Dilidili-Tabirara, Jamielyn B. 1993 The quantum of evidence necessary to terminate an employee for loss of confidence is that substantial evidence. Even if the criminal complaint was dismissed on the ground of reasonable doubt, Jose and Pedro could still be dismissed as long as there is substantial evidence to prove that they have committed acts that could be an objective basis for loss of confidence. Alternative Answer: Yes, the filing of a criminal complaint is sufficient ground since such complaint is founded upon prima facie evidence of their guilt of theft. In dismissal for loss of confidence, it is sufficient if there is substantial evidence to believe that the employee is guilty of theft. This standard is equivalent to a prima facie finding of guilt in criminal procedure. Mere dismissal on the ground that proof beyond reasonable doubt was adduced, will not entitle the employees to reinstatement. In criminal law, the higher standard will not necessarily negative the existence of the lower standard of proof of substantial evidence of guilt. 17. Jerome Marcelo was hired as 4th Engineer by Masipag Shipping Services, Inc. for and in behalf of Captains Maritime Co., Ltd., to work aboard the M/V White Cloud for a period of one year.
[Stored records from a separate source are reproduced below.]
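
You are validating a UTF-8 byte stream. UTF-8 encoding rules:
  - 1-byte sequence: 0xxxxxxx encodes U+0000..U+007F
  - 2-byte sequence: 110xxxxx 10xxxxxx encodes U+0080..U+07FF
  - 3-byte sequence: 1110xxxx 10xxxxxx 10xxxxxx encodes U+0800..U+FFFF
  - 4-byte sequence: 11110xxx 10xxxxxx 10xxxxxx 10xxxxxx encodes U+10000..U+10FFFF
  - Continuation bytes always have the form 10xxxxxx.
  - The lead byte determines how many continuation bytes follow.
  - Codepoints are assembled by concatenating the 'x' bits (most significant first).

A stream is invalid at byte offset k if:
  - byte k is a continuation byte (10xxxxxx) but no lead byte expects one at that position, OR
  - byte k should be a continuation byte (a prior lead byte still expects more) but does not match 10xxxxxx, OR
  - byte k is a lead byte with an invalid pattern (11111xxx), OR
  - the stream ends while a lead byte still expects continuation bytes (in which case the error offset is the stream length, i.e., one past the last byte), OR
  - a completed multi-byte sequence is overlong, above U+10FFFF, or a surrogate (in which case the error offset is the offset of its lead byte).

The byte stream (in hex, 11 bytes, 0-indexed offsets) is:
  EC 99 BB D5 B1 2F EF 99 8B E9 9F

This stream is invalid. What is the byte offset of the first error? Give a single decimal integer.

Byte[0]=EC: 3-byte lead, need 2 cont bytes. acc=0xC
Byte[1]=99: continuation. acc=(acc<<6)|0x19=0x319
Byte[2]=BB: continuation. acc=(acc<<6)|0x3B=0xC67B
Completed: cp=U+C67B (starts at byte 0)
Byte[3]=D5: 2-byte lead, need 1 cont bytes. acc=0x15
Byte[4]=B1: continuation. acc=(acc<<6)|0x31=0x571
Completed: cp=U+0571 (starts at byte 3)
Byte[5]=2F: 1-byte ASCII. cp=U+002F
Byte[6]=EF: 3-byte lead, need 2 cont bytes. acc=0xF
Byte[7]=99: continuation. acc=(acc<<6)|0x19=0x3D9
Byte[8]=8B: continuation. acc=(acc<<6)|0x0B=0xF64B
Completed: cp=U+F64B (starts at byte 6)
Byte[9]=E9: 3-byte lead, need 2 cont bytes. acc=0x9
Byte[10]=9F: continuation. acc=(acc<<6)|0x1F=0x25F
Byte[11]: stream ended, expected continuation. INVALID

Answer: 11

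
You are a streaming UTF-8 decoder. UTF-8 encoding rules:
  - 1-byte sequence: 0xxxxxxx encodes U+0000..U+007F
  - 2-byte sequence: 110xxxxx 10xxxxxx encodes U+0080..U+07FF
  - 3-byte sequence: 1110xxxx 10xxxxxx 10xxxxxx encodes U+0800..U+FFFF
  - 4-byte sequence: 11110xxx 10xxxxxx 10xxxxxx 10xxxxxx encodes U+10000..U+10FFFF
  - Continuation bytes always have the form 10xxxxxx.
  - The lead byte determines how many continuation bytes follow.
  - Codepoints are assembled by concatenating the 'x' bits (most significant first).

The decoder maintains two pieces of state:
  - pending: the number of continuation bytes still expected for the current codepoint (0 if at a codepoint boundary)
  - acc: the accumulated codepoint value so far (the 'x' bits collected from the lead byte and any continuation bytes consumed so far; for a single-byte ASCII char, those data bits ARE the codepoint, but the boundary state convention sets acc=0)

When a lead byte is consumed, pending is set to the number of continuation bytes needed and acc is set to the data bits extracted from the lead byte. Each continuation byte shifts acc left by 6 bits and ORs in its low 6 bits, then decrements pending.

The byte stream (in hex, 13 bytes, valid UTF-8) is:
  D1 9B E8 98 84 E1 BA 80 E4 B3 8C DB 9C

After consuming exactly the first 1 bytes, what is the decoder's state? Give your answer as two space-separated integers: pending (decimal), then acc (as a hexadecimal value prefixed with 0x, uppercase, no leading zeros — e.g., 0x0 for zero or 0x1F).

Answer: 1 0x11

Derivation:
Byte[0]=D1: 2-byte lead. pending=1, acc=0x11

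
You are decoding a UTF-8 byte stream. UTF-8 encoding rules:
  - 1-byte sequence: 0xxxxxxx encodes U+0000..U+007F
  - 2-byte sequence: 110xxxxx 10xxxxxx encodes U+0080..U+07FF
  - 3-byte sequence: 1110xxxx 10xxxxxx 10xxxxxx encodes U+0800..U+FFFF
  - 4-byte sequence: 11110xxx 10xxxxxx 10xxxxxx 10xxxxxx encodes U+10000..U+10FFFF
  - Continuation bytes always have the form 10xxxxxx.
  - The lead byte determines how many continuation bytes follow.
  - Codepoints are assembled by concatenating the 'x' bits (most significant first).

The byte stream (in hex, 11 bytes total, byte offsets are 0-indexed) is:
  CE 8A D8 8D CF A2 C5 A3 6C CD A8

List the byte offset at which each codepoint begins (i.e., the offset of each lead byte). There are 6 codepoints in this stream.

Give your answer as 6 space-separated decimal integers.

Answer: 0 2 4 6 8 9

Derivation:
Byte[0]=CE: 2-byte lead, need 1 cont bytes. acc=0xE
Byte[1]=8A: continuation. acc=(acc<<6)|0x0A=0x38A
Completed: cp=U+038A (starts at byte 0)
Byte[2]=D8: 2-byte lead, need 1 cont bytes. acc=0x18
Byte[3]=8D: continuation. acc=(acc<<6)|0x0D=0x60D
Completed: cp=U+060D (starts at byte 2)
Byte[4]=CF: 2-byte lead, need 1 cont bytes. acc=0xF
Byte[5]=A2: continuation. acc=(acc<<6)|0x22=0x3E2
Completed: cp=U+03E2 (starts at byte 4)
Byte[6]=C5: 2-byte lead, need 1 cont bytes. acc=0x5
Byte[7]=A3: continuation. acc=(acc<<6)|0x23=0x163
Completed: cp=U+0163 (starts at byte 6)
Byte[8]=6C: 1-byte ASCII. cp=U+006C
Byte[9]=CD: 2-byte lead, need 1 cont bytes. acc=0xD
Byte[10]=A8: continuation. acc=(acc<<6)|0x28=0x368
Completed: cp=U+0368 (starts at byte 9)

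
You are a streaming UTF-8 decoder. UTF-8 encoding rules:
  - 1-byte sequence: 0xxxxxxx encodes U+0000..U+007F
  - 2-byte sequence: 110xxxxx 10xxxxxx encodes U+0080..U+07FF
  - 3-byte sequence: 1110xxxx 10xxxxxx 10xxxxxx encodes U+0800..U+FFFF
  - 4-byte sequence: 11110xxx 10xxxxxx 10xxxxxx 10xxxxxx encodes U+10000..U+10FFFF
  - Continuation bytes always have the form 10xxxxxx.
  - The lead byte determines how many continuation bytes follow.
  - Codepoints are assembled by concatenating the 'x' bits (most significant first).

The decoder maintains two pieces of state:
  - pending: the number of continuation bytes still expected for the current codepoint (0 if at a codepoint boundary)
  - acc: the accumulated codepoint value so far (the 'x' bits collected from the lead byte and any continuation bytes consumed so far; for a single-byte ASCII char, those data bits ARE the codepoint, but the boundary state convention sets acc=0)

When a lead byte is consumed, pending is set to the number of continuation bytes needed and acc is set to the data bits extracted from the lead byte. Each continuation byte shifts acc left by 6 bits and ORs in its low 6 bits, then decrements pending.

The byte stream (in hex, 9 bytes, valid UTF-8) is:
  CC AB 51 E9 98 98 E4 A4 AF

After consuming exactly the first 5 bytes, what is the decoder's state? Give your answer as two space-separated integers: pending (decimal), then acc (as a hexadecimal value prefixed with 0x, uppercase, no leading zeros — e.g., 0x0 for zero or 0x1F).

Byte[0]=CC: 2-byte lead. pending=1, acc=0xC
Byte[1]=AB: continuation. acc=(acc<<6)|0x2B=0x32B, pending=0
Byte[2]=51: 1-byte. pending=0, acc=0x0
Byte[3]=E9: 3-byte lead. pending=2, acc=0x9
Byte[4]=98: continuation. acc=(acc<<6)|0x18=0x258, pending=1

Answer: 1 0x258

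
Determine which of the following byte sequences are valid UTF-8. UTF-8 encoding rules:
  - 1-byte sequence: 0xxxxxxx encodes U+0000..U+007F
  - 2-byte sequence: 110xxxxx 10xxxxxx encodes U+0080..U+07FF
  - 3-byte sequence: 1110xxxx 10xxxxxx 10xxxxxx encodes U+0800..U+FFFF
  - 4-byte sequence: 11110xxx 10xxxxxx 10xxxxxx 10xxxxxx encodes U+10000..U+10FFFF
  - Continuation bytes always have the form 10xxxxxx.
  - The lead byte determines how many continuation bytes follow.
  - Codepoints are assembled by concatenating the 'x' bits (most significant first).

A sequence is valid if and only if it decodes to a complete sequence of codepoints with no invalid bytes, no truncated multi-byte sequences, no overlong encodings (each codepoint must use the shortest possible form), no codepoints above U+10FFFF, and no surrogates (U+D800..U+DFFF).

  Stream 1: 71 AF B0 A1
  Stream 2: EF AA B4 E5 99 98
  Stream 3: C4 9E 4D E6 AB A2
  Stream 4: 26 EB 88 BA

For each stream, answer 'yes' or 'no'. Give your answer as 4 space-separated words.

Stream 1: error at byte offset 1. INVALID
Stream 2: decodes cleanly. VALID
Stream 3: decodes cleanly. VALID
Stream 4: decodes cleanly. VALID

Answer: no yes yes yes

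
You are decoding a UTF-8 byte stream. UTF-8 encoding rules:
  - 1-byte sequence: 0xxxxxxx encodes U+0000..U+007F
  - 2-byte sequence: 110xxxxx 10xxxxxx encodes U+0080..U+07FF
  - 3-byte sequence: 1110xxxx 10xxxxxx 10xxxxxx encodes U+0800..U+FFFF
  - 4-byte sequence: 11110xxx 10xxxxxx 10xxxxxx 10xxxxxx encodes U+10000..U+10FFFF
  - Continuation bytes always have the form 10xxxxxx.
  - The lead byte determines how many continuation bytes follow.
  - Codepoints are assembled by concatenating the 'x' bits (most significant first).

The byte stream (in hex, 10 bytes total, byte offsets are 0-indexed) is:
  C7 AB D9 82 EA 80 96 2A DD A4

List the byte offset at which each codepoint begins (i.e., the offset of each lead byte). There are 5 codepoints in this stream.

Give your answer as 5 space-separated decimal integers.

Byte[0]=C7: 2-byte lead, need 1 cont bytes. acc=0x7
Byte[1]=AB: continuation. acc=(acc<<6)|0x2B=0x1EB
Completed: cp=U+01EB (starts at byte 0)
Byte[2]=D9: 2-byte lead, need 1 cont bytes. acc=0x19
Byte[3]=82: continuation. acc=(acc<<6)|0x02=0x642
Completed: cp=U+0642 (starts at byte 2)
Byte[4]=EA: 3-byte lead, need 2 cont bytes. acc=0xA
Byte[5]=80: continuation. acc=(acc<<6)|0x00=0x280
Byte[6]=96: continuation. acc=(acc<<6)|0x16=0xA016
Completed: cp=U+A016 (starts at byte 4)
Byte[7]=2A: 1-byte ASCII. cp=U+002A
Byte[8]=DD: 2-byte lead, need 1 cont bytes. acc=0x1D
Byte[9]=A4: continuation. acc=(acc<<6)|0x24=0x764
Completed: cp=U+0764 (starts at byte 8)

Answer: 0 2 4 7 8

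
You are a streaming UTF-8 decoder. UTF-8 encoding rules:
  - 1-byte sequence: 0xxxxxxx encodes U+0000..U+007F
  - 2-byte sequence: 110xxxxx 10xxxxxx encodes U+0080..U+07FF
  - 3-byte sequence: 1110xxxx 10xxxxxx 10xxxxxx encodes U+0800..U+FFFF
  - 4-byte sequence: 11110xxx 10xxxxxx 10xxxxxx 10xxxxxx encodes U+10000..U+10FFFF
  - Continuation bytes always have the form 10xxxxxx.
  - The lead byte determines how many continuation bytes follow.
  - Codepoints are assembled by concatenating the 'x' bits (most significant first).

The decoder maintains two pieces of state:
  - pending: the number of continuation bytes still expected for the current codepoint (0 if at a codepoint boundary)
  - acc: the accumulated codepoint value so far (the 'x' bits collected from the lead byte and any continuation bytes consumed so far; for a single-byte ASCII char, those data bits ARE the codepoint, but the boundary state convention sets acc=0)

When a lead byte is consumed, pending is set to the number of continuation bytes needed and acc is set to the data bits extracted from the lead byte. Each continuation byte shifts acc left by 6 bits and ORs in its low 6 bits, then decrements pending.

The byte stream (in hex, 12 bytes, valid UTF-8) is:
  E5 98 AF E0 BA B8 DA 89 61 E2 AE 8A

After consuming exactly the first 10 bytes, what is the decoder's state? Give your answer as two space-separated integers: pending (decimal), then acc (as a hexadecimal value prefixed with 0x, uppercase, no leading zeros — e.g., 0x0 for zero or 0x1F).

Byte[0]=E5: 3-byte lead. pending=2, acc=0x5
Byte[1]=98: continuation. acc=(acc<<6)|0x18=0x158, pending=1
Byte[2]=AF: continuation. acc=(acc<<6)|0x2F=0x562F, pending=0
Byte[3]=E0: 3-byte lead. pending=2, acc=0x0
Byte[4]=BA: continuation. acc=(acc<<6)|0x3A=0x3A, pending=1
Byte[5]=B8: continuation. acc=(acc<<6)|0x38=0xEB8, pending=0
Byte[6]=DA: 2-byte lead. pending=1, acc=0x1A
Byte[7]=89: continuation. acc=(acc<<6)|0x09=0x689, pending=0
Byte[8]=61: 1-byte. pending=0, acc=0x0
Byte[9]=E2: 3-byte lead. pending=2, acc=0x2

Answer: 2 0x2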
Marcelo reported for duty abroad the vessel on July 13, 1987. On January 16, 1988 at about 3:00 p.m. while the vessel was docked alongside Pier 39, San Francisco, U.S.A., Marcelo arrived and boarded the ship from shore visibly drunk. He went to the mess hall and took a fire axe and challenged those eating therein. He was pacified by his shipmates who led to his cabin. However, later he went out of his cabin and proceeded to the mess hall. He became violent. He smashed and threw a cup at the head of an oiler Renato Pobre touched his head and noticed blood. This infuriated Pobre which lead to a fight between the two. After the shipmates broke the fight, Marcelo was taken to the hospital where he passed away from January 17, 1988. Pobre was arrested by the American authorities and jailed in San Francisco. On October 26, 1988, the wife of Marcelo filed a complaint against Masipag and Captains with POEA for payment of death benefits, burial expenses unpaid salaries on board and overtime pays with damages. Are Masipag and Captains liable for the death benefits of seaman Marcelo?
Masipag and Captains are not liable for the death benefits of seamen Marcelo because

his death was brought about by his wilful intention to injure or kill another.